Le contrôle de l’action publique s’exerce donc désormais par un spectre élargi d’acteurs, publics et privés. Cette nouvelle dimension multi-acteurs du contrôle se manifeste de façon différente selon les contextes : d’un contrôle exercé en parallèle par les différents types d’acteurs (organismes publics, organisations de la société civile, citoyens) à, plus rarement, un contrôle conjoint les impliquant ensemble.
Passage du contrôle de l’institution publique au contrôle de l’action publique
La multiplication des acteurs de la « gouvernance » et sa complexification ont fait évoluer les enjeux de la responsabilité de l’action publique. Dans le contexte actuel, certains services publics sont, par exemple, mis en œuvre par des acteurs privés, que ce soient des entreprises ou des organisations de la société civile. Dans cette logique, le contrôle de l’action publique implique désormais de demander des comptes à l’ensemble des acteurs qui y sont impliqués et non plus seulement à un acteur en particulier. Les acteurs étatiques ne peuvent donc théoriquement plus être considérés comme les seuls responsables de la mise en œuvre des politiques publiques. Ceci implique une évolution de la forme et des modalités du contrôle qui prévalaient jusqu’à présent.
Il s’agit désormais de passer du contrôle d’une institution publique au contrôle d’une action publique menée dans un contexte particulier. Les modalités du contrôle varieront alors en fonction de la nature de l’action publique en jeu (politique publique de l’eau, construction d’un pont ou budget général d’une commune), du niveau territorial et des acteurs impliqués dans sa mise en œuvre.
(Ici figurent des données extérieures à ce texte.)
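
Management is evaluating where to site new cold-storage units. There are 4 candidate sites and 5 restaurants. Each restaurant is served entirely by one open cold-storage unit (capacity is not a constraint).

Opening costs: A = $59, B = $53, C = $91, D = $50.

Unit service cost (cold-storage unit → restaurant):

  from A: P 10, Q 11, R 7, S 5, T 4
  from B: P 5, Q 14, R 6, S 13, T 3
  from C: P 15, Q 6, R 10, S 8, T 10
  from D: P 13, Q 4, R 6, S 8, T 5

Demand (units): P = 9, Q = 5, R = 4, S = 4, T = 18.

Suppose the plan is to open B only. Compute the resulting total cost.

Each restaurant is assigned to its cheapest site among the open ones.
{B}: P→B 5·9=45, Q→B 14·5=70, R→B 6·4=24, S→B 13·4=52, T→B 3·18=54. Service 245; fixed 53; total 298.

Total cost: 298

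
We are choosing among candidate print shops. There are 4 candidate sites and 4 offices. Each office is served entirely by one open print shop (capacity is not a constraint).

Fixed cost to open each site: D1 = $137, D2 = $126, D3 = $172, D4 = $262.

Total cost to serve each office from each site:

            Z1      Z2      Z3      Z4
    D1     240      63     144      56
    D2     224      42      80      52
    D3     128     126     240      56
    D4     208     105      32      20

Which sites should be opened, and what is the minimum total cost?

Open D2 only; minimum total cost 524.

For any fixed open set, each office goes to its cheapest open site; total = fixed + service.
{D2}: Z1→D2 224, Z2→D2 42, Z3→D2 80, Z4→D2 52. Service 398; fixed 126; total 524.
{D2, D3}: service 302 + fixed 298 = 600
{D4}: Z1→D4 208, Z2→D4 105, Z3→D4 32, Z4→D4 20. Service 365; fixed 262; total 627.
{D1, D2, D3, D4}: service 222 + fixed 697 = 919
No other subset beats 524.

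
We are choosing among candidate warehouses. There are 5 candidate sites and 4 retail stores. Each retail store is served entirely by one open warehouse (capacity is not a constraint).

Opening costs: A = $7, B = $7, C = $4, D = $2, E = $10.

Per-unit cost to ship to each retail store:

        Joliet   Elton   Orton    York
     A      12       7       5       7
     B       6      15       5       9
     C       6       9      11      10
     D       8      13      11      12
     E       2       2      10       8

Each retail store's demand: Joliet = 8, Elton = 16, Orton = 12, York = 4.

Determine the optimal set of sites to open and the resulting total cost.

Open A and E; minimum total cost 153.

For any fixed open set, each retail store goes to its cheapest open site; total = fixed + service.
{A, E}: Joliet→E 2·8=16, Elton→E 2·16=32, Orton→A 5·12=60, York→A 7·4=28. Service 136; fixed 17; total 153.
{A, D, E}: service 136 + fixed 19 = 155
{A, C, E}: service 136 + fixed 21 = 157
{A, B, C, D, E}: service 136 + fixed 30 = 166
No other subset beats 153.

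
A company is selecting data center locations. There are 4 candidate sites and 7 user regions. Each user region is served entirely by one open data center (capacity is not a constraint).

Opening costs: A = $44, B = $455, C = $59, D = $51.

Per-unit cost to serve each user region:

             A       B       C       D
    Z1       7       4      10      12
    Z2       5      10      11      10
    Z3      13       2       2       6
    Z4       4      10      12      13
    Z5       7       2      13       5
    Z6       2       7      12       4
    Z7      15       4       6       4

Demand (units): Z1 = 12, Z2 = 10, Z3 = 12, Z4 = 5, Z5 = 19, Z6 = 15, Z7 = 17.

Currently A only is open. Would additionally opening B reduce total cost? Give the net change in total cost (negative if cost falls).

No — net change +5 (cost rises by 5).

Current service cost with {A}: 728.
Adding B: each user region re-picks its cheapest; new service cost 278, saving 450.
Extra fixed cost: 455. Net change = 455 − 450 = 5.
(Totals: 772 → 777.)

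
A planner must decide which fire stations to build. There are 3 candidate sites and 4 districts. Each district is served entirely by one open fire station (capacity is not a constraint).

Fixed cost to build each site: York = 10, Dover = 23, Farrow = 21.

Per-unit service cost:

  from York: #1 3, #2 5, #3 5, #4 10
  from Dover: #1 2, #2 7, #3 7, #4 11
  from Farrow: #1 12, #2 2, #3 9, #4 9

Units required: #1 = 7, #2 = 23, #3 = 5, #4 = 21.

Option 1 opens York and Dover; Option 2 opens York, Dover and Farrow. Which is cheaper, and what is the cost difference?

Option 1: {York, Dover}: #1→Dover 2·7=14, #2→York 5·23=115, #3→York 5·5=25, #4→York 10·21=210. Service 364; fixed 33; total 397.
Option 2: {York, Dover, Farrow}: #1→Dover 2·7=14, #2→Farrow 2·23=46, #3→York 5·5=25, #4→Farrow 9·21=189. Service 274; fixed 54; total 328.
Difference: |397 − 328| = 69.

Option 2 is cheaper by 69.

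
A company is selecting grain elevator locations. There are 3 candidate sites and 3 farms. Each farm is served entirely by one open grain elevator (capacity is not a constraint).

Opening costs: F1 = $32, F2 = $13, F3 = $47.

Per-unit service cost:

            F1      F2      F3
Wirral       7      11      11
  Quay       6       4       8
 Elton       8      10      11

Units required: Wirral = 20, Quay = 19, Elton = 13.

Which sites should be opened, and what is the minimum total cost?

Open F1 and F2; minimum total cost 365.

For any fixed open set, each farm goes to its cheapest open site; total = fixed + service.
{F1, F2}: Wirral→F1 7·20=140, Quay→F2 4·19=76, Elton→F1 8·13=104. Service 320; fixed 45; total 365.
{F1}: Wirral→F1 7·20=140, Quay→F1 6·19=114, Elton→F1 8·13=104. Service 358; fixed 32; total 390.
{F1, F2, F3}: Wirral→F1 7·20=140, Quay→F2 4·19=76, Elton→F1 8·13=104. Service 320; fixed 92; total 412.
{F2}: service 426 + fixed 13 = 439
No other subset beats 365.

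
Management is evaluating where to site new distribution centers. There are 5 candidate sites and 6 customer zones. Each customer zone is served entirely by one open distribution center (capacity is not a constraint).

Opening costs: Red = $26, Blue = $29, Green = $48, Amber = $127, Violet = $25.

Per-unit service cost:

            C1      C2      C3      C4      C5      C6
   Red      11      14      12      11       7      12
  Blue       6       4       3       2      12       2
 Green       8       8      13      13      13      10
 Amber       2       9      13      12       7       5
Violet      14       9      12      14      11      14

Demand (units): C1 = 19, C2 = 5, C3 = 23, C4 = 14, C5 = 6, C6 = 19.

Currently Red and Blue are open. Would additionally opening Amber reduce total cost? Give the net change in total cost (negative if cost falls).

Current service cost with {Red, Blue}: 311.
Adding Amber: each customer zone re-picks its cheapest; new service cost 235, saving 76.
Extra fixed cost: 127. Net change = 127 − 76 = 51.
(Totals: 366 → 417.)

No — net change +51 (cost rises by 51).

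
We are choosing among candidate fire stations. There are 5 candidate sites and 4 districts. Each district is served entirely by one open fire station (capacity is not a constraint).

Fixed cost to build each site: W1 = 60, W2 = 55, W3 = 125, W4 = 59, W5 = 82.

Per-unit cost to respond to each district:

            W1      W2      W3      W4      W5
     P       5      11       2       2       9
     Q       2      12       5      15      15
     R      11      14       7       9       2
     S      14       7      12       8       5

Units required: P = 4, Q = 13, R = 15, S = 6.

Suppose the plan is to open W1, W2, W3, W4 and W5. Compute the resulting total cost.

Each district is assigned to its cheapest site among the open ones.
{W1, W2, W3, W4, W5}: P→W3 2·4=8, Q→W1 2·13=26, R→W5 2·15=30, S→W5 5·6=30. Service 94; fixed 381; total 475.

Total cost: 475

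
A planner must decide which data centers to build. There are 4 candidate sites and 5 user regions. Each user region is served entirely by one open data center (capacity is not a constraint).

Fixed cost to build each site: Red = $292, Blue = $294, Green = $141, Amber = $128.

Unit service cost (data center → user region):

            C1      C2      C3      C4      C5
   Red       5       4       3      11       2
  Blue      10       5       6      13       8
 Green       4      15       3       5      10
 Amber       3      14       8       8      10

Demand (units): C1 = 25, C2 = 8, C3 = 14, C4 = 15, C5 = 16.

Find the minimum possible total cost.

Minimum total cost: 638

For any fixed open set, each user region goes to its cheapest open site; total = fixed + service.
{Green}: C1→Green 4·25=100, C2→Green 15·8=120, C3→Green 3·14=42, C4→Green 5·15=75, C5→Green 10·16=160. Service 497; fixed 141; total 638.
{Red}: C1→Red 5·25=125, C2→Red 4·8=32, C3→Red 3·14=42, C4→Red 11·15=165, C5→Red 2·16=32. Service 396; fixed 292; total 688.
{Amber}: C1→Amber 3·25=75, C2→Amber 14·8=112, C3→Amber 8·14=112, C4→Amber 8·15=120, C5→Amber 10·16=160. Service 579; fixed 128; total 707.
{Red, Blue, Green, Amber}: C1→Amber 3·25=75, C2→Red 4·8=32, C3→Red 3·14=42, C4→Green 5·15=75, C5→Red 2·16=32. Service 256; fixed 855; total 1111.
(All 15 nonempty subsets were checked; Green only is lowest.)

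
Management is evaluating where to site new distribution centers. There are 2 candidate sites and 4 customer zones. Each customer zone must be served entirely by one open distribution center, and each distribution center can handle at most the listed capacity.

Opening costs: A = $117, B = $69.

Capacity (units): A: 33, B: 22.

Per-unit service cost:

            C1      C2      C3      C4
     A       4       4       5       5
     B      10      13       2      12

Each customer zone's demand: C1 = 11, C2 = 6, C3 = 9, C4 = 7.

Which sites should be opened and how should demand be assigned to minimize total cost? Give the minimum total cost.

Minimum total cost: 265

Open {A}: C1→A 4·11=44, C2→A 4·6=24, C3→A 5·9=45, C4→A 5·7=35.
Loads: A carries 33/33. Service 148; fixed 117; total 265.
Next best feasible plan costs 307.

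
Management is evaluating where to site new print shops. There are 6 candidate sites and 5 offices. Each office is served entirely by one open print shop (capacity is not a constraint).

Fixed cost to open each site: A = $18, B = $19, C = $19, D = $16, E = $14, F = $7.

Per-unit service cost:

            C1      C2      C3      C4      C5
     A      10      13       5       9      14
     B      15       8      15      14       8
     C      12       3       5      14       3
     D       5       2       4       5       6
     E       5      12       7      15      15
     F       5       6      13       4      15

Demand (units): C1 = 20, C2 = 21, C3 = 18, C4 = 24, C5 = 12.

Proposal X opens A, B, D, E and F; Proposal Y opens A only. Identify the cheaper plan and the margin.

Proposal X: {A, B, D, E, F}: C1→D 5·20=100, C2→D 2·21=42, C3→D 4·18=72, C4→F 4·24=96, C5→D 6·12=72. Service 382; fixed 74; total 456.
Proposal Y: {A}: C1→A 10·20=200, C2→A 13·21=273, C3→A 5·18=90, C4→A 9·24=216, C5→A 14·12=168. Service 947; fixed 18; total 965.
Difference: |456 − 965| = 509.

Proposal X is cheaper by 509.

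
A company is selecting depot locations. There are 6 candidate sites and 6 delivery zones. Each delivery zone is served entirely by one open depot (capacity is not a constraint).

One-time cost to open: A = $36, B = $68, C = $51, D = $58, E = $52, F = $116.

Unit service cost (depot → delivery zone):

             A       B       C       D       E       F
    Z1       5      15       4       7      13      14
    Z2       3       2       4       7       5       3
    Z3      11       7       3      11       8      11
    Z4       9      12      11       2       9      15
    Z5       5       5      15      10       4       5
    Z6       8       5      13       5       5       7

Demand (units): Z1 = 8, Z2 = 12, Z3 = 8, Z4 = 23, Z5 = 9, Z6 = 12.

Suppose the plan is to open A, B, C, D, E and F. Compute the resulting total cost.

Total cost: 603

Each delivery zone is assigned to its cheapest site among the open ones.
{A, B, C, D, E, F}: Z1→C 4·8=32, Z2→B 2·12=24, Z3→C 3·8=24, Z4→D 2·23=46, Z5→E 4·9=36, Z6→B 5·12=60. Service 222; fixed 381; total 603.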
Un objet d’analyse privilégié pour l’IRG : Le contrôle de l’action publique dans un contexte multi-acteurs et de co-responsabilité
L’IRG a entrepris d’étudier ce nouveau contexte multi-acteurs du contrôle de l’action publique et notamment les interactions qui existent, ou non, entre ces différents acteurs. Il suit et analyse par exemple la mise en place d’exercices de contrôle social dans plusieurs municipalités de Colombie. Plus globalement, l’IRG souhaite développer ses activités autour des questions suivantes :
• Objet du contrôle. En quoi la nature du contrôle diffère–t-elle selon le type d’action publique (global, sectoriel) et selon son niveau (local, national) ? Dans quelle mesure, les activités de contrôle se développent–elles aussi autour de la responsabilité des entreprises et des organisations de la société civile, au-delà des seules institutions publiques? Plus spécifiquement, la pluralité des acteurs du contrôle fait-elle évoluer le champ du contrôle des politiques publiques, notamment en les prenant en compte dans leur globalité et dans toute leur temporalité (de l’élaboration à l’évaluation des résultats) ?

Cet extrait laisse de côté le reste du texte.